Preparing plastic explosives in slivers of shade.  Iraqis thought our body armor was air conditioners, and thought we have “cold pills” to chill us out.  The soldiers carry far more weight than I do, and they work three times harder.  This heat is bad even for me, but much worse for them.  Often U.S. and British soldiers end up back at the hospital after they collapse, but in nearly all cases they come straight back to the fight.  There was a U.S. battalion in the 1st Infantry Division in Baquba, Iraq, who were constantly pumping IVs so they could outlast the enemy.

SSgt Schmid of the Joint Force Explosive Ordnance Disposal (JFOD).  Dealing with hidden bombs made by pernicious enemies requires special people.  I asked Ssgt Schmid which wire he cuts when dealing with booby-traps—red wire, or the green?—SSgt Schmid just laughed and kept working.

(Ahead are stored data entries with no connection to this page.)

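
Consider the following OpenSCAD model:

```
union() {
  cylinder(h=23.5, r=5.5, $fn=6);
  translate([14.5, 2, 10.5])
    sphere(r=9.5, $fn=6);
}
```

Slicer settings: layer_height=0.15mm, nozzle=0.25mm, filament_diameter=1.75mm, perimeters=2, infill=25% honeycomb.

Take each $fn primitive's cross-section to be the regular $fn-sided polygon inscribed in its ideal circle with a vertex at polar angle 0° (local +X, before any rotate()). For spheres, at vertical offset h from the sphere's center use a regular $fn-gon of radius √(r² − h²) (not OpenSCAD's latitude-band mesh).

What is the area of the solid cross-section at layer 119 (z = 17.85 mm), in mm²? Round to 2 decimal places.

At z = 17.85 mm: the cylinder: section is a regular 6-gon, circumradius r=5.5 (area = (6/2)·5.500²·sin(360°/6) = 78.59 mm²); the sphere at (14.5, 2): section is a regular 6-gon, circumradius = √(r²−h²) = √(9.5²−7.35²) = 6.019 (area = (6/2)·6.019²·sin(360°/6) = 94.12 mm²); Merging all regions: the 2 present regions are separate (no shared area or edge), so areas and boundary lengths simply add and each stays a separate island — area = 172.71 mm². Overall, the cross-section has 2 separate islands. Net area = 172.71 mm².

172.71 mm²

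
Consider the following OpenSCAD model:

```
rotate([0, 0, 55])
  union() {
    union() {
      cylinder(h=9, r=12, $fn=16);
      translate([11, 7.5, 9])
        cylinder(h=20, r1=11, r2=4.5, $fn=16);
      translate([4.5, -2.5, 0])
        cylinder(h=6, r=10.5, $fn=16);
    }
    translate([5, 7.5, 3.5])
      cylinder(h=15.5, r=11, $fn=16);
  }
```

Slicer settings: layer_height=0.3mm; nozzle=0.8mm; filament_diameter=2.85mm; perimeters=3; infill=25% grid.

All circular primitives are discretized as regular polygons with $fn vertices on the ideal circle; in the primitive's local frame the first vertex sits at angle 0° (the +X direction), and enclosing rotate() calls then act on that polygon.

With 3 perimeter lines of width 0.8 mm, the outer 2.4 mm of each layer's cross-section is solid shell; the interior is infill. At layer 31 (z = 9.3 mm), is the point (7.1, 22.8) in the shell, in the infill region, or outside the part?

outside

At z = 9.3 mm: the cylinder does not reach this height (z outside [0, 9]); the cone at (11, 7.5) (r1=11→r2=4.5) has section circumradius 10.902 here — a regular 16-gon; the cylinder at (4.5, -2.5) is absent (z outside [0, 6]); Taking the union: only the cone at (11, 7.5) is present, so the union is just that shape — 1 connected region; the r=11 cylinder at (5, 7.5) contributes a regular 16-gon of circumradius 11; Taking the union: the regions partially overlap (shared area 239.31 mm²), so overlapping operands fuse into one piece — 1 connected region; (whole slice rotated 55° about Z — lengths, areas and connectivity unchanged). Overall, the cross-section is a single solid region. Undo the 55° rotation: the query point maps to (22.749, 7.262) in the un-rotated model frame. The nearest boundary edge runs (21.90, 7.50)→(21.07, 3.33); distance from the point to it = 0.88 mm. The point is not inside any of the regions above, so it lies outside the cross-section (0.88 mm from the nearest boundary).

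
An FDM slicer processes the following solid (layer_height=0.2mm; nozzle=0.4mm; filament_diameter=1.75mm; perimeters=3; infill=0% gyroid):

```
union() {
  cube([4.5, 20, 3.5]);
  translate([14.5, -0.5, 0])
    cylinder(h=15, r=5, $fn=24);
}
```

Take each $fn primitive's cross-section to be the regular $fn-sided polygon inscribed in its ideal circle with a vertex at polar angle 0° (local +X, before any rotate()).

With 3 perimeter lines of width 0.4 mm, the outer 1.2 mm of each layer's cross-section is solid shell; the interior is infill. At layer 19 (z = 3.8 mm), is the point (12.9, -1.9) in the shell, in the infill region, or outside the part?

infill

At z = 3.8 mm: the cube is absent (z outside [0, 3.5]); the r=5 cylinder at (14.5, -0.5) gives a regular 24-gon of circumradius 5 (constant along its height); Merging all regions: only the r=5 cylinder at (14.5, -0.5) is present, so the union is just that shape — 1 connected region. Overall, the cross-section is a single solid region. The nearest boundary edge runs (10.17, -3.00)→(10.96, -4.04); distance from the point to it = 2.84 mm. The point is inside the cross-section and 2.84 mm from the nearest boundary — more than the 1.2 mm shell width (3 × 0.4), so it's in the infill interior.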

The blown-up vehicles were dragged through the blown-up wall under the blown-down wires.

As the midday sun pounded down, the EOD soldiers continued to work in the heat.  LtCol Rob Thomson stayed out in the boiling sun with the men.  I retreated with some others to a cooler place that was halfway underground.  Most of us soon fell asleep as the EOD soldiers kept blasting, blasting, blasting.  They must have made dozens of explosions during the day and they never seemed to take a break.  None of them, nor LtCol Thomson, ever took even a minute of shade break with us.

After an afternoon of blasting, LtCol Rob Thomson headed to PB Wishtan, but my gear was back at Tangiers, where some ANA were preparing for a mission.

During the clearance, this soldier fell off a ladder.  He was all the way at the top, about fifteen feet high.  Luckily he was wearing his helmet because he said he also cracked his head.  His spirits were good but he seemed a little embarrassed for falling off, but accidents like this happen a lot.  Even when nobody is shooting, there are plentiful ways to get hurt out here.  In the background are two improvised cots where I slept the second night.  Just on the other side of the barrier, the Hescoes got hit some months ago by an RPG, as seen below.

RPGs are simple but enormously effective.